In previous photograph­s released last month, the tank’s turret was covered with fabric and only the chassis was visible. The Armata was seen without its cover at a parade rehearsal in Moscow on Monday.

Details about the new tank system remain secret, but Russian military experts have said the Armata will compete with or outclass western tanks such as the American Abrams, Britain’s Challenger and Germany’s Leopard, putting an end to the West’s post-Cold War supremacy in battlefiel­d armour.

Equipped with an armoured capsule to house the crew and an unmanned, remote-controlled turret with an automatic weapons loading system, some have described the Armata T-14 as the forerunner of fully robotic armoured vehicles. It will be the most prominent of a family of new vehicles showcased on Saturday, including the Koalitsiya-SV artillery system; the Bumerang armoured personnel carrier; the Kurganets 25 infantry fighting vehicle; and the Kornet D1, an anti-tank rocket system mounted on a Tigr, the Russian answer to the U.S. Humvee.

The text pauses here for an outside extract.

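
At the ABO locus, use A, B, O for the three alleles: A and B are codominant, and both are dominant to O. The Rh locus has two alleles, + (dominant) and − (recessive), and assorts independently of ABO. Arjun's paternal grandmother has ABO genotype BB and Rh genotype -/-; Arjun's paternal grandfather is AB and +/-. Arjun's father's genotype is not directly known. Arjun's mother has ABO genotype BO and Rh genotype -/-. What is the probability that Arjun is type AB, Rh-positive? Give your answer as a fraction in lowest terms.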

It is unclear, however, whether Russia’s military-industrial complex will be able to meet a target to provide 2,300 of the tanks by 2020, given the flagging economy and stubbornly low oil price. More than 16,000 troops, 194 vehicles and 143 military aircraft will participat­e in Saturday’s Victory Day parade, marking the 70th anniversar­y of the end of the Second World War.